Ce que cet objet nous raconte.
Ancrée dans les recherches de terrain, les fonds muséaux et la littérature spécialisée — racontée avec respect pour le contexte dans lequel cet objet a vu le jour.
YORUBA Femme Ere Ibeji avec coiffure relevée (26 cm)
Une figurine féminine jumelle en bois finement sculptée, posée sur un socle plat, qui se distingue par une coiffure remarquablement haute, rayée et en forme de casque. Elle porte un collier à plusieurs brins de perles de verre importées, et son corps présente une pâle patine terreuse et sèche.
1. Style esthétique et caractéristiques régionales
Le concept yoruba du ori (la tête intérieure comme siège du destin) est ici spectaculairement mis en valeur par la coiffure haute et savamment sculptée. Cette crête domine la figure et élève le nourrisson décédé au rang de royauté divine et mature. Le style de sculpture, avec ses yeux marqués et écartés et sa symétrie équilibrée, est typique des ateliers de qualité du sud-ouest du Nigeria qui tentent de saisir la forme humaine idéale. La prédominance proportionnelle de la tête sur le corps illustre la priorité théologique d'Ori dans la personnalité yoruba.
2. Fonction rituelle et culte des jumeaux
En tant qu'ere ibeji, cette figure était sculptée pour abriter l'âme agitée d'un jumeau décédé et l'empêcher d'apporter le malheur ou la malchance à la famille. L'ajout de perles de verre bleues, vertes et rouges est un acte décisif de dévotion maternelle. Elles représentent la richesse de la famille et son engagement permanent à nourrir, habiller et honorer le substitut spirituel, comme elle le ferait avec un enfant vivant. Les couleurs des perles ont leur propre signification symbolique - ensemble, elles forment une incantation colorée qui correspond au statut élevé de l'esprit jumeau.
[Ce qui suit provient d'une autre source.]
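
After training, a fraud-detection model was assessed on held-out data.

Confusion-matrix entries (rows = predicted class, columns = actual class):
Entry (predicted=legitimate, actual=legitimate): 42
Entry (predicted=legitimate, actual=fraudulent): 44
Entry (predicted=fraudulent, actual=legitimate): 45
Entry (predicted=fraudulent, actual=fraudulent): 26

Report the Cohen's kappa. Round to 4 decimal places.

-0.1456

Observed agreement pₒ = trace/N = 68/157 = 0.43312
Expected agreement pₑ = Σ (rowᵢ·colᵢ)/N² = (87·86 + 70·71)/157² = 0.50517
κ = (pₒ − pₑ)/(1 − pₑ) = (0.43312 − 0.50517)/(1 − 0.50517) = -0.1456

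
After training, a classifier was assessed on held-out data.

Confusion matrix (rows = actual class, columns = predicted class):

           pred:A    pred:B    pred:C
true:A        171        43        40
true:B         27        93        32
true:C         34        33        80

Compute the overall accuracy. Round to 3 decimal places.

0.622

Accuracy = trace / total = (171+93+80=344) / 553 = 344/553 = 0.622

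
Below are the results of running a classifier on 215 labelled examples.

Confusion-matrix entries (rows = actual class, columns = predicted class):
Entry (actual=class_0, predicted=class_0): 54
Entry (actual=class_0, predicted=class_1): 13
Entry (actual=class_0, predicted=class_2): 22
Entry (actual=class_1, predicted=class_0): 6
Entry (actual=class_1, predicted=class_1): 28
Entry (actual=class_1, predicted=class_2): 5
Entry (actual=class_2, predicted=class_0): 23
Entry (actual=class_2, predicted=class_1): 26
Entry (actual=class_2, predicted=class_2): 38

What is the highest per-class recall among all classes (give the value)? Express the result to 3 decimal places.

0.718

Per-class recall (TP/(TP+FN)):
  class_0: TP=54, FN=13+22=35 → 54/89 = 0.6067
  class_1: TP=28, FN=6+5=11 → 28/39 = 0.7179
  class_2: TP=38, FN=23+26=49 → 38/87 = 0.4368
Highest is class 'class_1' with recall = 0.718.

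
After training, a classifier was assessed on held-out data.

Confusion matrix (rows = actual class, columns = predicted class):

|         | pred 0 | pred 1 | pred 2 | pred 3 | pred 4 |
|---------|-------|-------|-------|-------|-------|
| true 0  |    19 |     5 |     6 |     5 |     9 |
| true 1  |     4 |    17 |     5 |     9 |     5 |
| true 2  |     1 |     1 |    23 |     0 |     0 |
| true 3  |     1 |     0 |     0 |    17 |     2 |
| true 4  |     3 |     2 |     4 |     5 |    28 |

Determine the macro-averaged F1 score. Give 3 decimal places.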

3. Patine physique et preuve d'âge
Contrairement aux ibeji, qui sont profondément imprégnés d'huile de palme, cette figurine présente une patine terreuse sèche, presque poudreuse. Cela indique qu'elle a souvent été baignée dans des infusions d'herbes et d'eau ou peut-être recouverte de poudre de bois rouge (osun), qui a depuis séché. Le ramollissement subtil des traits du visage par des manipulations répétées confirme la vie rituelle authentique et active dans un sanctuaire domestique. La surface sèche et poudreuse est une patine ibeji moins fréquente, mais tout aussi authentique, qui reflète l'un des nombreux traitements dévotionnels différents selon les régions.